Since its first festival in 2017, YIRRAMBOI – the Victoria-based, future-focused, First Nations organisation – has commissioned artists to create new work for its biennial event.
Tapping the spirit and culture of Koorie mob today, the festival aims to enliven Melbourne’s venues and public spaces. The next festival continues that trajectory with six new works announced today (18 July) that will premiere at the 2025 YIRRAMBOI festival.
In a statement, festival co-lead/creative-lead Sherene Stewart said the commissions were chosen for ‘their thought-provoking and genre-pushing concepts – across all art forms, including theatre, drag, live music, installation, visual art, film, cabaret and performance’.
Stewart continued: ‘Deeply rooted in purpose, YIRRAMBOI spans beyond the western term of “art”. We platform expressions of culture, identity, unity and truth, through evolutionary and experimental practices, breaking away from preconceived ideas of First Nations expression, which is embodied by the six new works we are thrilled to present in 2025.’

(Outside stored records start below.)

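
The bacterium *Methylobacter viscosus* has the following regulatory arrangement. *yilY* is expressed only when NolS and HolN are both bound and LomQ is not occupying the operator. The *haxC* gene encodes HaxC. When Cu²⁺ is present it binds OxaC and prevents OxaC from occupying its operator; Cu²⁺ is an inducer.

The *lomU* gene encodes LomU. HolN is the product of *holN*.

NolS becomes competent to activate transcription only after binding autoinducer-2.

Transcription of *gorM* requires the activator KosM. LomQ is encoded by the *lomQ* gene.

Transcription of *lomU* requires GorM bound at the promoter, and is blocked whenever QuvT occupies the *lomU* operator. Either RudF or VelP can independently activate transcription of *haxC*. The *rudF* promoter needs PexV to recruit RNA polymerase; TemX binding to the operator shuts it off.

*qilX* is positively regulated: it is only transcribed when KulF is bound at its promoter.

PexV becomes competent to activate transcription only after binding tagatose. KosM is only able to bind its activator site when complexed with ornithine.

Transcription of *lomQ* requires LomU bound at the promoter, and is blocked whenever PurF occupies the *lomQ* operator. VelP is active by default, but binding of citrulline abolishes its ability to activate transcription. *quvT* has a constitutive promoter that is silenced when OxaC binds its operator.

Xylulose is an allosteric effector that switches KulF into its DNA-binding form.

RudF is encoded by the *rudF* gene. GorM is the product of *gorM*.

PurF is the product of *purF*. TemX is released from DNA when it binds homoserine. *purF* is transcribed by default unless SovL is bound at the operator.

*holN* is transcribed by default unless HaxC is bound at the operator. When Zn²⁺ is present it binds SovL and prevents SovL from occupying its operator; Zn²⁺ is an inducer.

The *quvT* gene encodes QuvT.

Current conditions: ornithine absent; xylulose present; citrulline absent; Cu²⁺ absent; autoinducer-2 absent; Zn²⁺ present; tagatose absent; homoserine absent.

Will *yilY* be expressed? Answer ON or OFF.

Cu²⁺ is absent, so OxaC is active.
With repressor OxaC bound, *quvT* is not transcribed.
So QuvT is not produced.
Ornithine is absent, so KosM is inactive.
Required activator KosM is absent, so *gorM* is not transcribed.
So GorM is not produced.
Required activator GorM is absent, so *lomU* is not transcribed.
So LomU is not produced.
Zn²⁺ is present, so SovL is inactive.
With no repressor bound, *purF* is transcribed.
So PurF is produced and active.
With repressor PurF bound, *lomQ* is not transcribed.
So LomQ is not produced.
Autoinducer-2 is absent, so NolS is inactive.
Tagatose is absent, so PexV is inactive.
Homoserine is absent, so TemX is active.
With repressor TemX bound, *rudF* is not transcribed.
So RudF is not produced.
Citrulline is absent, so VelP is active.
Activator VelP is present, so *haxC* is transcribed.
So HaxC is produced and active.
With repressor HaxC bound, *holN* is not transcribed.
So HolN is not produced.
Required activator NolS is absent, so *yilY* is not transcribed.

OFF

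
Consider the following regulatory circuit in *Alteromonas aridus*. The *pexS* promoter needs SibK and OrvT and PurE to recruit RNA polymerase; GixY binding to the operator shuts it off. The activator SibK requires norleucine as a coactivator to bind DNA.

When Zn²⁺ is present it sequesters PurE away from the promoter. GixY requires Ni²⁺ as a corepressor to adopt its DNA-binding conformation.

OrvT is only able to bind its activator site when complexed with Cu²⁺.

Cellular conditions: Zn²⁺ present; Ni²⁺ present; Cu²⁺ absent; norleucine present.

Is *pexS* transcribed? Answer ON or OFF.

Norleucine is present, so SibK is active.
Ni²⁺ is present, so GixY is active.
Cu²⁺ is absent, so OrvT is inactive.
Zn²⁺ is present, so PurE is inactive.
With repressor GixY bound, *pexS* is not transcribed.

OFF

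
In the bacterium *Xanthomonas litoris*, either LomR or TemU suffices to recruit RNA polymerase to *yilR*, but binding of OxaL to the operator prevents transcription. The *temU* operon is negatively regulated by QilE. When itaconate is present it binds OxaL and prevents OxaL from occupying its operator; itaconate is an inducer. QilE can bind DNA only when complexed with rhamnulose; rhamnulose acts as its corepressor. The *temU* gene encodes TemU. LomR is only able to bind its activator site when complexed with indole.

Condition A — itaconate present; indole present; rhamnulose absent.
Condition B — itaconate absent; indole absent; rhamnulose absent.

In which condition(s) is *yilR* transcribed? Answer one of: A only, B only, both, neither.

A only

Condition A:
Itaconate is present, so OxaL is inactive.
Indole is present, so LomR is active.
Rhamnulose is absent, so QilE is inactive.
With no repressor bound, *temU* is transcribed.
So TemU is produced and active.
Activator LomR is present, so *yilR* is transcribed.
→ *yilR* is ON in A.
Condition B:
Itaconate is absent, so OxaL is active.
Indole is absent, so LomR is inactive.
Rhamnulose is absent, so QilE is inactive.
With no repressor bound, *temU* is transcribed.
So TemU is produced and active.
With repressor OxaL bound, *yilR* is not transcribed.
→ *yilR* is OFF in B.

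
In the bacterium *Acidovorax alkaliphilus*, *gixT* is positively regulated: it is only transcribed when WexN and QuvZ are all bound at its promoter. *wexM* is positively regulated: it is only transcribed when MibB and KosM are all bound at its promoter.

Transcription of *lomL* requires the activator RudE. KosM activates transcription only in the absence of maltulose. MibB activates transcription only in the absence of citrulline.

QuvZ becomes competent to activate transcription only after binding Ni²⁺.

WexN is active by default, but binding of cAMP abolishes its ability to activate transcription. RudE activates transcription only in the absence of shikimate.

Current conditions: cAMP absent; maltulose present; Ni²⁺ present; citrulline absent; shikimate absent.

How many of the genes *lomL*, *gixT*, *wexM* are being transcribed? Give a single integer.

Shikimate is absent, so RudE is active.
No repressor is bound and RudE is active, so *lomL* is transcribed.
→ *lomL* is ON.
cAMP is absent, so WexN is active.
Ni²⁺ is present, so QuvZ is active.
No repressor is bound and WexN and QuvZ are active, so *gixT* is transcribed.
→ *gixT* is ON.
Citrulline is absent, so MibB is active.
Maltulose is present, so KosM is inactive.
Required activator KosM is absent, so *wexM* is not transcribed.
→ *wexM* is OFF.
2 of the 3 genes are transcribed.

2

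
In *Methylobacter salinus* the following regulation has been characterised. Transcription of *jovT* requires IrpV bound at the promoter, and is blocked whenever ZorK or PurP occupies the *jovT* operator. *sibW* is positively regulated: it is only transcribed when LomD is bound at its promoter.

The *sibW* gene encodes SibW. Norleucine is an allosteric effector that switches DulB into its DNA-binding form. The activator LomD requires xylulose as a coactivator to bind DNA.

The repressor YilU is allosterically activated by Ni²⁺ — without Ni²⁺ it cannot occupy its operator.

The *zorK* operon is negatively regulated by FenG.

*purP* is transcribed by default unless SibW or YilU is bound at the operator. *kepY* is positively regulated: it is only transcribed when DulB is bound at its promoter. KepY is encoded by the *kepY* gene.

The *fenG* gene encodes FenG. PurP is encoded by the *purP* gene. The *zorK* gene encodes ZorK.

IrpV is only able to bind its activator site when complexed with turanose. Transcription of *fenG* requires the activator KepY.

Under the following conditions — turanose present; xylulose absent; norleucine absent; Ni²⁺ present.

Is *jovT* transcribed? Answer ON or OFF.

Turanose is present, so IrpV is active.
Norleucine is absent, so DulB is inactive.
Required activator DulB is absent, so *kepY* is not transcribed.
So KepY is not produced.
Required activator KepY is absent, so *fenG* is not transcribed.
So FenG is not produced.
With no repressor bound, *zorK* is transcribed.
So ZorK is produced and active.
Xylulose is absent, so LomD is inactive.
Required activator LomD is absent, so *sibW* is not transcribed.
So SibW is not produced.
Ni²⁺ is present, so YilU is active.
With repressor YilU bound, *purP* is not transcribed.
So PurP is not produced.
With repressor ZorK bound, *jovT* is not transcribed.

OFF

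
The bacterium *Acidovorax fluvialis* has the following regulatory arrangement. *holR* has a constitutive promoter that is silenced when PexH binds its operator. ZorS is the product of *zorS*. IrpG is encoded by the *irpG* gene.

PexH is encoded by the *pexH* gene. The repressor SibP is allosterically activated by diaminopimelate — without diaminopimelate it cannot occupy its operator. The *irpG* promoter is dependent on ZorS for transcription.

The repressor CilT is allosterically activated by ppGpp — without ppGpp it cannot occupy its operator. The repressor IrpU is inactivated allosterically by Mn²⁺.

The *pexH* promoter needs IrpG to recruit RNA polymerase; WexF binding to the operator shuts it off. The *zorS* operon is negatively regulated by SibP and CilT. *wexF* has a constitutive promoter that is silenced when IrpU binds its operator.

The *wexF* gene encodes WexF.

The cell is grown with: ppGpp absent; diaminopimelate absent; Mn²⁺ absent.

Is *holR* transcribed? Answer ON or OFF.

Diaminopimelate is absent, so SibP is inactive.
ppGpp is absent, so CilT is inactive.
With no repressor bound, *zorS* is transcribed.
So ZorS is produced and active.
No repressor is bound and ZorS is active, so *irpG* is transcribed.
So IrpG is produced and active.
Mn²⁺ is absent, so IrpU is active.
With repressor IrpU bound, *wexF* is not transcribed.
So WexF is not produced.
No repressor is bound and IrpG is active, so *pexH* is transcribed.
So PexH is produced and active.
With repressor PexH bound, *holR* is not transcribed.

OFF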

The commissions were selected by the YIRRAMBOI Advisory Group and leadership team, and each artist will receive $36,000 from the City of Melbourne and First Peoples, Creative Victoria – matching YIRRAMBOI’s increased investment in the 2023 program.
This is the fourth iteration of YIRRAMBOI.
Read: First Nations power list: 41 recent appointments making a difference
The six new YIRRAMBOI commissions
Possum drumming and dance as pedagogy (film and performance)
Documented on Country in Warburton Tea Tree Forest by the fresh Birrarung, Stacie Piper — (Wurundjeri/Dja Dja Wurrung/Ngurai Illum-Wurrung) profiles the making of possum skin drums, as well as the creation of a water dance through the knowledge transfer of Wurundjeri Elders, led by Aunty Vicky Nicholson-Brown. Piper is a Djirri Djirri Dancer, the current Chairperson of the Victorian NAIDOC Committee, the First Nations Curator at TarraWarra Museum of Art and Curator for Museums Victoria.
Lazarus (theatre)
Playwright, director, actor and founding member of ILBIJERRI Theatre Company, John Harding (Meriam/Kuku-Yulangi) honours Uncle Larry Walsh (Taungurung) – one of Victoria’s most important activists – through a theatre production created through time on Country and in-depth interviews with Victorian communities. A staunch and successful advocate for First Nations issues since the 1970s, Uncle Larry was one of the first field officers for the Victorian Aboriginal Legal Service, and his impact includes the formation of the first Stolen Generations organisations in Australia.
Holding Space (visual art and film)
Apryl Day (Yorta Yorta/Wemba Wemba/Barapa Barapa), founder of the Dhadjowa Foundation, and Founder of Kalinya Communications, Jirra Lulla Harvey (Yorta Yorta/Wiradjuri) present a collaborative film and visual art exhibition exploring the grief and joy that First Nations people carry simultaneously. Day reflects on protest, truth telling and the resilience of the community and families who have lost loved ones in custody. While Harvey captures special moments from an intimate, on Country dinner – celebrating Elders, stories around the table and the connection between food, culture and Country. Together they create Holding Space.
Synergy (sound)
Wiradjuri electronic artist Naretha Williams and collaborator Cyrus 9ine (co-founders of the Groundstar Music record label) present a bold 80-minute live electronic body of work. Synergy combines music from Williams’ 2023 album Into Dusk We Fall and forthcoming new album with Cyrus 9ine Love Has Teeth (late 2024) with cutting-edge digital imagery, AV design and live vision mixing to form an all-encompassing live performance experience.
House Arrest (theatre)
Writer, director, collaborator and performer Alexis West (Birra Gubba/Wakka Wakka/South Sea Islander) presents an entertaining six-hander kitchen sink drama about a family dealing with identity, addiction and disconnection. As characters slip through portals into an alternative reality world of Deadly – a game of dreamtime reality of nightmarish proportions – players must find and confront their connection through loss.
Three Blak Ravers (drag/cabaret/theatre)
A surreal nightmare-fuelled horror cabaret and Blak-thriller follows three Blak rave-goers embarking on a journey to find “the rave” and forced to confront their fears. From multidisciplinary award-winning artist Caleb Thaiday (Meriam) – winner of the national Miss First Nation pageant in 2021 and the Supreme Queen pageant at Sydney WorldPride 2023 – the show combines projection, shadow puppetry and AV technology with an industrial and electronic rave-heavy soundscape for a multisensory performance.
International Collaborative Commissions
YIRRAMBOI is also incredibly proud to reintroduce its International Collaborative Commissions — inviting Australian First Nations and Canadian First Nations, Inuit and Métis artists to collaborate on new intercultural work to have world premieres at YIRRAMBOI 2025. Details will be announced later this year.
YIRRAMBOI returns to Naarm/Melbourne from 1-11 May 2025.